Online learning to support face-to-face teaching
A very different example of is the use of online learning to support face-to-face teaching. In most Theological Training Institutions this is how they started using a Virtual Learning Environment. The VLE (in most cases using Moodle) was a place for students to upload essays and for staff to post reading and lecture handouts. Other activities might be added, a discussion forum to continue conversation outside of the lecture, or a form for collecting student evaluations. However, many tutors have seen their teaching transformed by what is known as the flipped classroom approach. Here the bulk of the information transfer and basic learning is done prior to a teaching session on the VLE and the precision face-to-face time is then used for discussion, contextualisation and application of that learning. I will repeat one of my favourite quotes from a student –“the flipped classroom means that I now ask the question in class that used to only occur to me on the drive home”.
Onsite/online or perhaps "own time learning" and "live sessions"

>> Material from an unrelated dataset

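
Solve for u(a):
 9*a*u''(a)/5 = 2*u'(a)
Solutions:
 u(a) = C1 + C2*a^(19/9)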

Can you have a face-to-face meeting with someone 200 miles away? Is there any form of learning that is not “in person”? The terms we use to describe online learning can be confusing. Indeed, the advent of Zoom and similar technologies did make some longstanding experts in online learning uneasy. They had developed sophisticated methods for remote learning, including different ways of promoting student-student and student-tutor interaction. Zoom is an online technology so if that is all you use for your teaching does that mean you are doing online learning. Similarly a one-to-one Zoom call can feel more face-to-face than sitting in a crowded room listening to someone at the front. In the Ministry Development Team we distinguish between “onsite” and “online” learning, but that leaves us with also having to distinguish between synchronous and asynchronous learning. I was in a conversation this week with Mark Rodel of Ely Diocese. There they talk about "own time learning" and "live sessions". Live session could be onsite or on Zoom. Own time learning could be online but could be reading a book. So, applying this to the “flipped classroom” I mentioned last week, it could be online activities with a the “live session” on Zoom to reflect, contextualise and apply that learning, or it could be large amount of pre-reading and writing something before an onsite meeting with a tutor to discuss it. Both are flipped classroom. The latter is also a description of what I believe to be the Oxbridge tutorial system. Some new pedagogical methods are not that new.
Semi-synchronous learning
People learn from people. The biggest weakness of a standalone online course is its lack of interaction with other learners or with experts/tutors. The biggest strength is you can take the course whenever suits you. The technical term here is asynchronous learning, as opposed to synchronous learning in a class room or zoom session. However some of the most interesting pedagogical approaches I have come across use what I would call semi-synchronous learning. Here a groups of say 20 learners begin a 10 week course online. They can each access the online course when they want, engage with the material and post to discussion forum in their own time. However they commit to doing the same material in the same week as the rest of the cohort. This means the discussion forum will connect them with other people engaging in the same material. Other online tools such as wikis can do the same. Thus they learn together week by week without ever being in the same place at the same time. This does work well, especially with an active tutor/mentor supporting discussions. Note that this tutor does not have to be the person who wrote the course. Obviously this can be supplemented by zoom or in person events, but the primary pedagogy is learning together asynchronously.
Use Multiple Methods
So which is the “best” method of learning? Over the last few weeks I have given a recap of different approaches to online learning, highlighting a few examples with their strengths and weaknesses. What I assume is clear to us all is that different approaches fit different learning objectives better than others, and it is important to pick the right set of tools for the particular task. However I would also suggest that different methods will suit different people better. For some, coming out for the evening to a warm teaching space has big advantages. For others, learning from home is incredibly important. For those with poor internet bandwidth, asynchronous online is much better than synchronous because you can wait while a video loads, but being the person with a weak signal in a Zoom session is horrible. My hope over the coming years is that the church will be able to offer multiple ways to help Christians to learn, so that in any diocese they can choose the course that suits them. Given the current financial circumstances in most dioceses this is something that will best be achieved if we share our learning resources. It can take weeks or months to develop a good online course, it takes just minutes to share it to another diocese.